Last week, the Canadian equity markets were under pressure, with the S&P/TSX Composite Index falling 1.5%. Substantial stock gains over the recent months appear to have made investors nervous, leading to a pullback last week. Rising treasury yields and ongoing tension in the Middle East are also causes of concern. Given the uncertain outlook, investors should look to buy defensive and dividend stocks to strengthen their portfolios. Here are my three top picks.
Dollarama
Dollarama (TSX:DOL) is a discount retailer that operates 1,583 stores across Canada. Its superior direct sourcing and efficient logistics allow the company to offer a wide range of consumer products at attractive prices, thus enjoying healthy same-store sales even during a challenging environment. Supported by these solid sales and an expanding store network, the company has grown its revenue and net income at a CAGR (compound annual growth rate) of 11.5% and 18%, respectively, since fiscal 2011. These solid financials have driven its stock price higher, with the discount retailer delivering around 800% returns over the last 10 years at an annualized rate of 24.3%.
Besides, Dollarama is expanding its digital presence to enhance the customer experience and optimizing its operating processes to improve efficiency. It also plans to add 60–70 stores annually, thus raising its store count to 2,000 by the end of fiscal 2031. Also, it owns a 60.1% stake in Dollarcity, which operates 570 stores in Latin America. Further, Dollarama has an option to buy an additional 9.9% stake in Dollarcity by 2027. Given these growth prospects, I expect the uptrend in the company’s stock price to continue, thus making it an excellent buy.
Enbridge
Enbridge (TSX:ENB) would be a top dividend stock to have in your portfolio due to its regulated business, stable cash flows, and consistent dividend growth. The company earns around 98% of its cash flows from regulated cost-of-service and long-term take-or-pay contracts, thus shielding its financials from market volatility. Besides, around 80% of its adjusted EBITDA (earnings before interest, tax, depreciation, and amortization) is indexed to inflation. Supported by these predictable and consistent cash flows, the company has raised its dividend for 29 years at an annualized rate of 10%. With a quarterly dividend of $0.915/share, ENB currently offers a forward yield of 6.4%.

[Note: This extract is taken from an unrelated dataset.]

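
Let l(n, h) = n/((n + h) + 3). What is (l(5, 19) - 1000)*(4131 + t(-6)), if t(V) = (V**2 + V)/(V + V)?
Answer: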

Further, Enbridge completed the acquisition of Public Service Company from Dominion Energy, thus marking the completion of the previously announced acquisition of three natural gas utility assets in the United States. Besides, the company is continuing with its $24 billion secured capital program, which would strengthen its liquids pipeline, natural gas transmission and distribution, and renewable asset base. Also, the energy firm’s financial position looks healthy, with liquidity of $18 billion as of June 30. Considering all these factors, I believe Enbridge could continue paying dividends at a healthier rate.
Waste Connections
Waste Connections (TSX:WCN) reported an impressive third-quarter performance last week. Its topline grew 13.3% amid a 6.8% increase in core pricing, a 90 basis points improvement in solid waste volumes, and contributions from acquisitions over the last four quarters. Its adjusted EPS (earnings per share) grew 15.4% from the previous year to $1.35. Also, its adjusted EBITDA margin expanded by 120 basis points to 33.7%.
Supported by its solid third-quarter performance, Waste Connections’s management has raised its 2024 guidance. The new guidance represents 11% revenue growth and 15.3% adjusted EBITDA growth compared to the previous year. Besides, management hopes its innovative approaches to improve employee engagement and retention will continue its financial uptrend next year. For 2025, the company expects mid-to-high single-digit revenue growth and high single-digit adjusted EBITDA growth. These projections do not include additional acquisition activities. Given its solid underlying business and healthy growth initiatives, I am bullish on Waste Connections despite the uncertain outlook.